Ajji: How does a woman in the most vulnerable section of society and with zero privilege fight back when her granddaughter is raped and dehumanised? As this Yoodlee production directed by Devashish Makhija shows us, she does it by not accepting inequality, oppression and injustice and meticulously plans a revenge when the society whose fringes she inhabits, refuses to give her justice and closure. In a powerful performance, Sushama Deshpande depicts a grandmother who rewrites a story of pain into one of vindication if not triumph. The rest of the cast includes Sharvani Suryavanshi, Abhishek Banerjee, Sadiya Siddiqui, Vikas Kumar, Sudhir Pandey, Kiran Khoje, and Smita Tambe in major roles.

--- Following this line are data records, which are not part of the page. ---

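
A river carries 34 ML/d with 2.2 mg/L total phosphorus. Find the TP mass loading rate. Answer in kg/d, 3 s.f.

34 ML/d = 0.3935 m³/s.
Mass flux = Q·C = 0.3935 m³/s × 2.2 g/m³ = 0.8657 g/s.
= 0.8657 g/s × 86.4 = 74.8 kg/d.

74.8 kg/d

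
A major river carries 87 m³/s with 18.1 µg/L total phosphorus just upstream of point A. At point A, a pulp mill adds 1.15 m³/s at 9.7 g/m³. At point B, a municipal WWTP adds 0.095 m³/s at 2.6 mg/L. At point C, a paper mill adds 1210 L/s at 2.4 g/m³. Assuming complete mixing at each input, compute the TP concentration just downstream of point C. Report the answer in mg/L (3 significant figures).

18.1 µg/L = 0.0181 mg/L.
After input A: C = (87·0.0181 + 1.15·9.7) / 88.15 = 0.1444 mg/L.
After input B: C = (88.15·0.1444 + 0.095·2.6) / 88.25 = 0.1471 mg/L.
1210 L/s = 1.21 m³/s.
After input C: C = (88.25·0.1471 + 1.21·2.4) / 89.45 = 0.1775 mg/L.

0.178 mg/L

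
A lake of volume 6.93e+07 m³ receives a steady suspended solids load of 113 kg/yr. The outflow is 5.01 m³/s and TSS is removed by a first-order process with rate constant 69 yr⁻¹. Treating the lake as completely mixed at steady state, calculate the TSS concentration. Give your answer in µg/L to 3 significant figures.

Outflow Q = 5.01 m³/s × 3.156e+07 s/yr = 1.581e+08 m³/yr.
Steady-state CSTR mass balance: W = Q·C + k·V·C, so C = W/(Q + kV).
Q + kV = 1.581e+08 + 69·6.93e+07 = 4.94e+09 m³/yr.
C = 113/4.94e+09 = 2.288e-08 kg/m³ = 2.288e-05 mg/L = 0.02288 µg/L.

0.0229 µg/L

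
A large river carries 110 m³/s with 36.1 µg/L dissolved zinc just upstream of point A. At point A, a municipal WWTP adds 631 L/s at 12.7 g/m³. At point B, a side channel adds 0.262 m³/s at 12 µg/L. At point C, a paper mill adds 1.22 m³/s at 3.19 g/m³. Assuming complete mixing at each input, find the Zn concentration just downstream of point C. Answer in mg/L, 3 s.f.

0.142 mg/L

36.1 µg/L = 0.0361 mg/L.
631 L/s = 0.631 m³/s.
After input A: C = (110·0.0361 + 0.631·12.7) / 110.6 = 0.1083 mg/L.
12 µg/L = 0.012 mg/L.
After input B: C = (110.6·0.1083 + 0.262·0.012) / 110.9 = 0.1081 mg/L.
After input C: C = (110.9·0.1081 + 1.22·3.19) / 112.1 = 0.1416 mg/L.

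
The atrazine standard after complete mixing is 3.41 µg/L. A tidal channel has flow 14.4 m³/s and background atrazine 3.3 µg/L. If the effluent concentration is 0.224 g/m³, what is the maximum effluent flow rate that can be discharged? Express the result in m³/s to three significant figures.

0.00718 m³/s

3.3 µg/L = 0.0033 mg/L.
3.41 µg/L = 0.00341 mg/L.
Mass balance at complete mixing: C_std·(Q_w + Q_r) = Q_w·C_e + Q_r·C_b.
Rearranging, Q_w = Q_r·(C_std − C_b)/(C_e − C_std) = 14.4·(0.00341 − 0.0033) / (0.224 − 0.00341) = 0.007181 m³/s.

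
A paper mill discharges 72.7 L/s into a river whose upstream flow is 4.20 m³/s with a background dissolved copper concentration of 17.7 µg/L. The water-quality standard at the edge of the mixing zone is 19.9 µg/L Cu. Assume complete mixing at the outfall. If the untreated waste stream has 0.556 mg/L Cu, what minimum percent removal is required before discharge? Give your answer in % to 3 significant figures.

72.7 L/s = 0.0727 m³/s.
17.7 µg/L = 0.0177 mg/L.
19.9 µg/L = 0.0199 mg/L.
Mass balance: 0.0199·4.273 = 0.0727·Cₑ + 4.2·0.0177.
Cₑ = (0.08503 − 0.07434) / 0.0727 = 0.147 mg/L.
Required removal = 1 − 0.147/0.556 = 73.56 %.

73.6 %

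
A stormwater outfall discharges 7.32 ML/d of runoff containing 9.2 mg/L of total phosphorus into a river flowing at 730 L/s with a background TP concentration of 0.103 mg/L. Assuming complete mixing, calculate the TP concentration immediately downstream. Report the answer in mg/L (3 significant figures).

1.05 mg/L

7.32 ML/d = 0.08472 m³/s.
730 L/s = 0.73 m³/s.
Flow-weighted mixing gives C = (0.08472·9.2 + 0.73·0.103) / (0.08472 + 0.73) = 0.8546/0.8147 = 1.049 mg/L.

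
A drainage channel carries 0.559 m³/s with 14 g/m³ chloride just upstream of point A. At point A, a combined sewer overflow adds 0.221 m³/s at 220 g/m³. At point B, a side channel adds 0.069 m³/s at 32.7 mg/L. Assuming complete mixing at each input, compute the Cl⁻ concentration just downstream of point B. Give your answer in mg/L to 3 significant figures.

69.1 mg/L

After input A: C = (0.559·14 + 0.221·220) / 0.78 = 72.37 mg/L.
After input B: C = (0.78·72.37 + 0.069·32.7) / 0.849 = 69.14 mg/L.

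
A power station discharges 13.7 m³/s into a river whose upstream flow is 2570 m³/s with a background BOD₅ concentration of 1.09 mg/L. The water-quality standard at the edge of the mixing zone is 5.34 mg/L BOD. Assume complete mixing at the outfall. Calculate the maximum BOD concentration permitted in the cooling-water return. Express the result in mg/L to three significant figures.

803 mg/L

Mass balance: 5.34·2584 = 13.7·Cₑ + 2570·1.09.
Cₑ = (1.38e+04 − 2801) / 13.7 = 802.6 mg/L.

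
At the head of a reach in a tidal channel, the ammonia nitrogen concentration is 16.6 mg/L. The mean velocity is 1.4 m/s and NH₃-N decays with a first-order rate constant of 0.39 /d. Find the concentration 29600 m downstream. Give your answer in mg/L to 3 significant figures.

Travel time t = 29600 m / 1.4 m/s = 2.96e+04/1.4 = 2.114e+04 s = 0.2447 d.
First-order decay: C = 16.6·exp(−0.39·0.2447) = 16.6·0.909 = 15.09 mg/L.

15.1 mg/L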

Sherni: Sherni directed by Amit V. Masurkar is one of those rare films where a Hindi film heroine is not driven by a male gaze but an innate sense of purpose. Vidya Balan's Vidya Vincent is not a box-office bait but a woman on a mission. As she leads a race against time to save a female tiger, she also reveals layers of sexism and gender biases that impede even women in supposedly powerful positions. Produced by T-Series and Abundantia Entertainment, Sherni also stars Sharat Saxena, Vijay Raaz, Ila Arun, Brijendra Kala, Neeraj Kabi and Mukul Chadda in supporting roles.